The Issue Dividing Democratic Candidates Is Hidden in Plain Sight

Takes came in hot and heavy last weekend after the New York Times editorial board endorsed both Elizabeth Warren and Amy Klobuchar for the Democratic presidential nomination, mercifully ending the paper’s self-aggrandizing pseudo-event widely compared to … that’s right … “The Apprentice.”

The Times split its endorsement due to the intra-Democratic cleave between what it termed a “radical” path represented by Warren and a “pragmatic” path represented by Klobuchar.

“Progressive” and “centrist” might be more accurate, less charged terms, especially given how unlikely it is that any president will be able to move any part of their agenda through a Senate with at least 41 Republicans. Therefore, as the editorial references, executive branch policymaking will be indispensable to any Democrat achieving their goals.

But on that front, there’s a critical distinction between Warren and Klobuchar — and for that matter, between the wing of the party represented by Warren and Bernie Sanders and every other candidate in the field. That’s because of the clearest delineation between these two camps: which candidates depend on big money donors (or are themselves big money donors, like Tom Steyer and Michael Bloomberg), and which do not.

Not once in its endorsement did the Times mention one of Klobuchar’s most notable campaign actions over the last few weeks — the release of her list of bundlers, the supporters who’ve brought at least $25,000 into the campaign through their contributions and personal networks. Bundlers are elite liaisons to the finance, tech, law and influence industries. Many receive ambassadorships or other powerful political appointments, or at least, have a seat at the table where these decisions are made.

Either way, candidates with bundlers usually end up dependent on their money to keep a national campaign alive, which means bundlers can easily extract concessions and reforge a candidate’s policies in their image.

Warren and Sanders, however, are not dependent at all on their bundlers: they don’t have any. Both have eschewed traditional high-dollar fundraisers and rely instead on a broad army of small-dollar donations. Not incidentally, both have outraised the other frontrunners. They’ve proven that the old big-money model simply isn’t necessary anymore, and that a campaign truly driven by ideas that excite the public can succeed on its own merits.

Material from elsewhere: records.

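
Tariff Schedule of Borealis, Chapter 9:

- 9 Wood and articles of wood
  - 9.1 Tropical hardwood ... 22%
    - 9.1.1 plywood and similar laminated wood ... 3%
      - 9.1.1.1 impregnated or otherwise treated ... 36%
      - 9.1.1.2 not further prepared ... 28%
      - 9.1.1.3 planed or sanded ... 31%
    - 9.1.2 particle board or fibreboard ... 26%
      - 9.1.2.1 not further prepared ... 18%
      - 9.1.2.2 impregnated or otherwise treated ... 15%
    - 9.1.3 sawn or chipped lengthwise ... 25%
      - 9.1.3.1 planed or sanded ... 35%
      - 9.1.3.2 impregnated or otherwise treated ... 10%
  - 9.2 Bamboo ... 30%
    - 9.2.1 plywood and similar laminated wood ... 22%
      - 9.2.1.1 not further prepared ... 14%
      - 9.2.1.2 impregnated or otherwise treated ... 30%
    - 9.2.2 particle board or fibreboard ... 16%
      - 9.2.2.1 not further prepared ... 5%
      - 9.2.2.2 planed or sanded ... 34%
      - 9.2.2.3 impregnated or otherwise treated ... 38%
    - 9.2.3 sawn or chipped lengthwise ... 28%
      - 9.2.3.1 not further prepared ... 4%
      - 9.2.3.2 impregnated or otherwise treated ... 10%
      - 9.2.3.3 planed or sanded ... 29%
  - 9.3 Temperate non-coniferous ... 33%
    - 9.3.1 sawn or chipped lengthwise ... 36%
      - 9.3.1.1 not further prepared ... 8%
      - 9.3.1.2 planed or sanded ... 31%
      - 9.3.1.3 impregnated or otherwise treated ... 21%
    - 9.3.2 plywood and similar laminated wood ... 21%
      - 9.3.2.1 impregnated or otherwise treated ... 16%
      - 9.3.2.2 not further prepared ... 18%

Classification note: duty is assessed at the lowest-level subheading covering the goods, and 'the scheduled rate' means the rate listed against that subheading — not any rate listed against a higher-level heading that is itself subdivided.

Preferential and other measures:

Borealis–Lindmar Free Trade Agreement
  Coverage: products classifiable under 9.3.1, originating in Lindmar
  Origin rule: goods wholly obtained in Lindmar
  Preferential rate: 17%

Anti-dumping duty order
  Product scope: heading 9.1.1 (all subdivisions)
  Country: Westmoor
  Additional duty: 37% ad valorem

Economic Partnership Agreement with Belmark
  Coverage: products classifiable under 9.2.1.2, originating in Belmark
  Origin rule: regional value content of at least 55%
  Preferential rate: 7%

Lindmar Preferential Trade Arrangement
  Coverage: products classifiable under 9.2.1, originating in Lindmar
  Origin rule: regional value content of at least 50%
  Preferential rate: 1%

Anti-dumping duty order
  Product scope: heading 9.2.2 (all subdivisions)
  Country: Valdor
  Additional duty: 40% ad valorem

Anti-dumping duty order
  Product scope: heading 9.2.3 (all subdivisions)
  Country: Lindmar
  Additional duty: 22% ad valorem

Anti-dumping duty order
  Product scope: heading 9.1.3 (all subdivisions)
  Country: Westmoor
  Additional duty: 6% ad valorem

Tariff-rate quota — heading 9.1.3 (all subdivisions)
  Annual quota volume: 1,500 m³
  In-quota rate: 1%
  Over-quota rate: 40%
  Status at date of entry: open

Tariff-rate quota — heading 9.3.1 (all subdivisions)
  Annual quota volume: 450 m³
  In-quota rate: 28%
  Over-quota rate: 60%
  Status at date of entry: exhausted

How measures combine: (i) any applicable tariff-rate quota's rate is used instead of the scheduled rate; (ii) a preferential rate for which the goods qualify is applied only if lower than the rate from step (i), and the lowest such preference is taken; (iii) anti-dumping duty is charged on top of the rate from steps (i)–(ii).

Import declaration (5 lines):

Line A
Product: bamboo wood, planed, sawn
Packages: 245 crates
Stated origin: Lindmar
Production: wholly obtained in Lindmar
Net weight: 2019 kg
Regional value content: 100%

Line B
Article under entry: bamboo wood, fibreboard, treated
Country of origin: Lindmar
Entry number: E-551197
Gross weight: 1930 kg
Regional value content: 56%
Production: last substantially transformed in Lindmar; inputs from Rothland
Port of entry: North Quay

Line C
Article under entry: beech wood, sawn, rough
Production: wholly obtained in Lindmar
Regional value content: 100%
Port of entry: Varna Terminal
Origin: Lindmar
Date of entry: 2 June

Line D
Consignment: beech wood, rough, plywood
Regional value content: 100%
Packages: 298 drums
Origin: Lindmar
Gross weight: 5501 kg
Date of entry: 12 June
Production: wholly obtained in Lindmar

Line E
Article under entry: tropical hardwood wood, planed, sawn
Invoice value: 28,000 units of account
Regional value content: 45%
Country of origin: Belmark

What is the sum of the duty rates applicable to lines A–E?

Line A: bamboo → 9.2; sawn → 9.2.3; planed → 9.2.3.3. Scheduled 29%. Lindmar agreement on 9.3.1: 9.2.3.3 not covered; Lindmar agreement on 9.2.1: 9.2.3.3 not covered; anti-dumping (Lindmar, 9.2.3): +22%; total 29% + 22% = 51%. → 51%.
Line B: bamboo → 9.2; fibreboard → 9.2.2; treated → 9.2.2.3. Scheduled 38%. Lindmar agreement on 9.3.1: 9.2.2.3 not covered; Lindmar agreement on 9.2.1: 9.2.2.3 not covered. → 38%.
Line C: beech → 9.3; sawn → 9.3.1; rough → 9.3.1.1. Scheduled 8%. quota on 9.3.1 exhausted → over-quota 60%; Lindmar agreement on 9.3.1: wholly obtained → 17% available; Lindmar agreement on 9.2.1: 9.3.1.1 not covered; preferential 17%. → 17%.
Line D: beech → 9.3; plywood → 9.3.2; rough → 9.3.2.2. Scheduled 18%. Lindmar agreement on 9.3.1: 9.3.2.2 not covered; Lindmar agreement on 9.2.1: 9.3.2.2 not covered. → 18%.
Line E: tropical hardwood → 9.1; sawn → 9.1.3; planed → 9.1.3.1. Scheduled 35%. quota on 9.1.3 open → in-quota 1%; Belmark agreement on 9.2.1.2: 9.1.3.1 not covered. → 1%.
Sum: 51% + 38% + 17% + 18% + 1% = 125%.

125%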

Compare that to Klobuchar. Despite the Times dubbing her “a standard-bearer for the center,” she’s currently polling at 3 percent nationally. And to even achieve that much, she now owes favors to bundlers like Robert Schriesheim, a private equity pirate whose firm helped bankrupt Sears (and has ties to Treasury Secretary Steven Mnuchin); Kathleen MacLennan, whose husband Dave runs agri-giant Cargill, dubbed “the worst company in the world” on climate and consumer health; Brad Karp, head of the corporate law firm (Paul Weiss) that defends ExxonMobil’s climate crimes and Citigroup’s rampant fraud (Karp is notably hedging his bets by also bundling for Biden); and Maison Miscavage, a principal at the corporate tax avoidance powerhouse Ernst & Young.

The New York Times ought to acknowledge questions about whether these are the type of backers the Democratic base wants to see in a future president. As the Times pointed out, any one of the current candidates would be “the most progressive president in decades on issues like health care, the economy and government’s allocations of resources.”

But can Klobuchar credibly claim she’d follow through on those stances when the donors keeping her campaign alive run the very industries that ruined health care, the economy, and the government’s allocation of resources? How can Biden make such a claim when his own bundlers show (arguably) even worse actors, or Pete Buttigieg when his list is so embarrassing that he hid more than 20 of its names?

In a time when smart personnel appointments are one of the central ways presidents can enact their agendas, these centrists — excuse me, “pragmatic” candidates — knowingly shoot themselves in the foot by relying on a fundraising model where unelected donors expect political favors.

The point is as old as politics itself: If you want to know a candidate’s priorities, follow the money. The Times editorial board consists of institutionalists to the bitter end, of course, but in a time when no one has faith in institutions anymore, there’s nothing pragmatic about corrupting influences … and nothing radical about integrity.